I don’t know when, but at some point childhood memory creating ended and adult memory cherishing began.
And, at some point, finding that magical, butterfly-tummy feeling became a quest instead of something that effortlessly happened.
Every year I try to fabricate it: I’ll lie under the Christmas tree with the lights on and squint. It’s beautiful, but the enchanted, childhood butterfly-tummy feeling has faded a bit more each year. As an adult I’ve learned that I can usually find a close enough version of the feeling where a self-centered child would never think to look: by giving.
But, I can’t lie, every year there is a little selfish part of me that still hopes I’ll be caught unaware by a surprise, magical, giddy rush.
Twenty Christmases ago, no amount of light squinting, pine sniffing or gift giving gave me anything that I hoped for from the holiday. Following a new job opportunity, my husband, newborn daughter and I had moved from the bright lights and busy life of the Chicago area to a tiny town in northern Iowa. Holiday joy was around, but it felt outside of our house, outside of my heart.
It was a huge family change: he had a new job, I had left mine to become a stay-at-home mom, and we knew nobody in the area. I tried to be happy for the adventure, but really? I was fooling myself.
One day after Thanksgiving a package arrived in the mail from my brother and sister-in-law.
We thought you might need a little Christmas the card said.
It wasn’t for the baby.
It wasn’t for the house.
It was for me.
Holding the thin, slim box in my hand…I smelled it.

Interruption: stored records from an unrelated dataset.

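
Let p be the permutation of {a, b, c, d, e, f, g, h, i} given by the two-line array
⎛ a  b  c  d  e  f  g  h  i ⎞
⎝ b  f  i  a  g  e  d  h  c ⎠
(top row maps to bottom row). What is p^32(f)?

Tracing f → e → … returns to f after 6 steps, so f lies in a 6-cycle (a, b, f, e, g, d).
On a 6-cycle, p^6 is the identity, so p^32 = p^2 there (32 ≡ 2 mod 6).
Stepping 2 places around the cycle: f → e → g.

g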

No musty dusty cardboard; no pinecones or sap…just wrapping paper.
Part of me wanted to savor the feeling, but that part got silenced as I ripped into it: They were right, I needed a little Christmas, right that very minute.
Knowing that I was thought of was all that I needed, it was the perfect gift.
Now, 20 years later, when I put on the souvenir of that moment, the silver bracelet re-gifts me with a wave of giddy, excited, magical feelings that, if I were to label them would be called, Adult at Christmas.